3 min read

WILD AT HEART AND WEIRD ON TOP

“We are like the spider. We weave our life & move along it. We are like the dreamer who dreams & then lives in the dream.” - David Lynch

Great artists have the ability to invade not just your reality but also your dreams. Ever since my teenage years, David Lynch has burrowed deep into my imagination and subconscious, much like that sinister frog-bug creature that crawls into the mouth of the young girl in Episode 8 of Twin Peaks: The Return (2017). A cinematic dreamcatcher, Lynch has inspired both beautiful dreams and terrible nightmares in equal measure for generations, proving himself to be a natural successor to Edward Hopper, Norman Rockwell, and Edgar Allan Poe in depicting the light and dark of both America and the American psyche. He was also a sort of successor to Alfred Hitchcock, sharing a voyeuristic ability to observe his characters' fears on screen and explore what they reveal about the dark corners of human nature. Blue Velvet always felt to me like an X-rated fusion of Rear Window and Shadow of a Doubt, while Mulholland Drive seemed like a modern-day Vertigo. Perhaps it's no coincidence that Lynch was often described as "Jimmy Stewart From Mars," a nod to one of Hitchcock’s favourite actors and an icon of American cinema with homespun appeal, which Hitchcock loved to subvert.

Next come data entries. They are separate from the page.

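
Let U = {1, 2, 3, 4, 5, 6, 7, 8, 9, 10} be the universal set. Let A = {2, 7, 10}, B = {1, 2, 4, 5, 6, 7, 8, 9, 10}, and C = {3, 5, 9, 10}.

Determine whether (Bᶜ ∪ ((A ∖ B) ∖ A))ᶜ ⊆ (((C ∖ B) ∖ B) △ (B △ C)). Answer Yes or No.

Bᶜ = {3}
A ∖ B = {}
(A ∖ B) ∖ A = {}
Bᶜ ∪ ((A ∖ B) ∖ A) = {3}
(Bᶜ ∪ ((A ∖ B) ∖ A))ᶜ = {1, 2, 4, 5, 6, 7, 8, 9, 10}
C ∖ B = {3}
(C ∖ B) ∖ B = {3}
B △ C = {1, 2, 3, 4, 6, 7, 8}
((C ∖ B) ∖ B) △ (B △ C) = {1, 2, 4, 6, 7, 8}
5 ∈ (Bᶜ ∪ ((A ∖ B) ∖ A))ᶜ but 5 ∉ ((C ∖ B) ∖ B) △ (B △ C), so the inclusion fails.

No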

Back when Twin Peaks dominated the excited conversations at my secondary school, little did we grasp just how much David Lynch was redefining and subverting the American soap opera before our eyes (and ears) in a way that would forever change television and popular culture. All I knew then was that something impercetible was shifting in how I looked at reality itself. With Special Agent Dale Cooper (Kyle MacLachlan) as a protagonist who used dream logic to investigate the mysterious murder of prom queen Laura Palmer (Sheryl Lee), I realised that my own peculiar way of intuiting things wasn’t quite so odd after all. Dale Cooper’s dream-led approach to enquiry was an extension of Lynch’s own creative process, rooted in his practice of dream meditation. The director later articulated this approach in his part-autobiography, part-self-help guide, Catching the Big Fish, and through the work of his David Lynch Foundation. It certainly explains his unique ability to reach the minds and hearts of his audience in strange and mysterious ways that set him apart from his cinematic peers.

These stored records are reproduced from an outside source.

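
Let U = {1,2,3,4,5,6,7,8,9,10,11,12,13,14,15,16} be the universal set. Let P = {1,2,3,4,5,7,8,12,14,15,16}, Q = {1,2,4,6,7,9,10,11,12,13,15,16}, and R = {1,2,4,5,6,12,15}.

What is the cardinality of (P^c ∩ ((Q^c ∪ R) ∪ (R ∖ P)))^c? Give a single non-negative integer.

P^c = {6,9,10,11,13}
Q^c = {3,5,8,14}
Q^c ∪ R = {1,2,3,4,5,6,8,12,14,15}
R ∖ P = {6}
(Q^c ∪ R) ∪ (R ∖ P) = {1,2,3,4,5,6,8,12,14,15}
P^c ∩ ((Q^c ∪ R) ∪ (R ∖ P)) = {6}
(P^c ∩ ((Q^c ∪ R) ∪ (R ∖ P)))^c = {1,2,3,4,5,7,8,9,10,11,12,13,14,15,16}
|(P^c ∩ ((Q^c ∪ R) ∪ (R ∖ P)))^c| = 15

15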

During those teenage years, when Twin Peaks was sweeping all before it in terms of cultural influence, my love of black coffee, doughnuts, and women who resembled the female stars of Old Hollywood became a major preoccupation. So too did my love for Lynch’s films, especially Blue Velvet and Wild at Heart, which carried a forbidden quality that made them feel like the coolest movies a young cineaste could access. It was impossible not to relate to Jeffrey Beaumont in Blue Velvet as he became entangled in the dark underworld of the seemingly wholesome small town of Lumberton, or to aspire to Sailor Ripley’s dangerously passionate spirit in Wild at Heart as he sang Elvis songs and karate-kicked his anger into the dust. Lynch captured the full spectrum of human emotion in a way that transcended artifice, creating something both vital and ethereal that resonated with the cosmos itself—like Walt Whitman’s barbaric yawp and Julee Cruise’s siren song.

Hearing of his death a few hours ago, I found it impossible to simply shrug off the news, even though recent reports of his failing health had made it seem inevitable. Lynch was a titan of American art, his work bordering on the supernatural in its impact. The idea that his dream—and ours—could ever end feels antithetical to his philosophy. I imagine he would see death as merely a cut from one scene to the next in the continuous dream film of unbroken totality where nothing is ever truly lost.

And I’m pretty sure Agent Cooper would agree with that.